In our desire to “honour the fathers” and flowing out of a desire to understand some of the reformation better I had ordered some DVDs. The first was John Wycliffe who is known as the Morning Star of the Reformation. He preached many radical doctrines about 150 years before Luther nailed his theses.
I highly recommend this DVD, not because it is a fantastic quality production like the Luther movie, it isn’t, but because it is very encouraging even with the cheesy acting — what comes through very clearly is God’s glory being displayed in life very much dedicated to Him. Wycliffe is an inspiration in his dedication to “sola scriptura”, his love for the scriptures, his desire to see the ignorant taught the truth of God’s word and the poor uplifted and freed from usurious landlords (true religion as James 1:27 puts it), his completely uncompromising stubbornness in holding to the truth, his demands for moral purity in the church, his dangerous assault on the church for its opulent wealth and corruption, his amazing challenge to the doctrine of transubstantiation… One is struck by how he was providentially spared several times (by interventions of John of Gaunt and the Queen) and preserved to conceive of and then complete his great work of translating the bible into the vernacular. Additionally to that his contribution to the Bohemia is also wonderfully highlighted — the students who ardently translated his every word to take back with them to Prague where it sparked such a fire in the heart of Jan Hus.
One of the things that stands out in this history, and comes out in the life of Jan Hus and Martin Luther too is that all of the them had this seemingly naive view that if they could just explain their position from the scriptures then everyone would agree with them. Wycliffe and Hus were not desiring to split with the Roman church, but were desiring to correct and reform from within, as such the though if they were erring then someone could simply point it out from the scriptures and they would certainly recant, and they expected the same from their accusers. Neither got a chance to really dialogue their views, nor was there any great desire to even countenance their views, reasons of politics and expedience trumped any desire for doctrinal purity.
A couple of other things which are interesting is his take on prosperity — he wanted radical poverty for the church.
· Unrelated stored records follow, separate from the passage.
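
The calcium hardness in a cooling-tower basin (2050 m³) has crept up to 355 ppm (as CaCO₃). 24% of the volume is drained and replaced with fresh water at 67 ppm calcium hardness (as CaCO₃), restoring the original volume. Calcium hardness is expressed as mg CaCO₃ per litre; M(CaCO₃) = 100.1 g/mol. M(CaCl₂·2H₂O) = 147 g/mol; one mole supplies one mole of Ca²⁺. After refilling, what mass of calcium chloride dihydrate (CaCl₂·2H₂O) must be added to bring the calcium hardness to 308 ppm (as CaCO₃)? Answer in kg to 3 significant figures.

Volume: 2050 m³ = 2,050,000 L.
After draining 24% and refilling: 355 × 0.76 + 67 × 0.24 = 285.88 ppm.
Deficit to target: 308 − 285.88 = 22.12 mg/L.
As CaCO₃: 22.12 mg/L × 2,050,000 L = 45,350 g; ÷ 100.1 = 453 mol Ca²⁺.
Mass: 453 × 147 = 66,590 g.

66.6 kg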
I think he would have knocked a few heads in our day — at least those with opulent churches and fat salaried staff. The other thing was the he would have stood closer to Calvin than to Luther on the sacrament of communion. One gets the impression they would have all loved each other and disagreed (loudly) like brothers, not like enemies. The other was the place the Oxford England had as the centre of learning and study in Europe at the time — another of God’s providences to the bring the people to the scriptures if they scriptures won’t be taken to them. Another funny thing is that many decades later, by decree of the Council of Constance (the one that condemned Hus), his bones were exhumed and burned and thrown into the stream called Swift, where: “This brook conveyed them into Avon, the Avon into the Severn, the Severn into the narrow seas, they into the main ocean; and thus the ashes of Wicliffe were the emblem of his doctrine, which is now dispersed all the world over.” (see the biography by David J. Deane)
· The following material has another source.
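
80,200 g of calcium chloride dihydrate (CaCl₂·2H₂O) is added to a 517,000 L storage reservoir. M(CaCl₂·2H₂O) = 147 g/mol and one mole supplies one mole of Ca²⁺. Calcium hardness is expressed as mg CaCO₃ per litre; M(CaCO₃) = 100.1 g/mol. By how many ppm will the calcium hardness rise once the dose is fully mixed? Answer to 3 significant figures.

Moles of Ca²⁺: 80,200 g ÷ 147 g/mol = 545.6 mol.
As CaCO₃: 545.6 mol × 100.1 g/mol = 54,610 g.
Rise: 54,610 g / 517,000 L × 1000 = 105.6 mg/L.

106 ppm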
From Wycliffe’s translation: “For God louede so the world, that he ȝaf his oon bigetun sone, that ech man that bileueth in him perische not, but haue euerlastynge lijf.” Wonderful stuff! You can read the whole chunks of the bible like this — it takes a bit of time, but if you do it you will notice that is sounds most familiar and not strange to our ears even though it looks quite different. It took about a year to copy his bible out by hand. Another indication of the amazing effectiveness of Gutenberg’s printing press in the later magisterial reformation.
John of Gaunt was the third son of Edward III who started the Hundred Year War with France and the grandson of Edward I (Longshanks, The Hammer of the Scots). John of Gaunt (or Ghent really) was also a patron of Geoffrey Chaucer who was a contemporary of Wycliffe, he was the Duke of Lancaster and his house fought the Yorkists in the War of the Roses.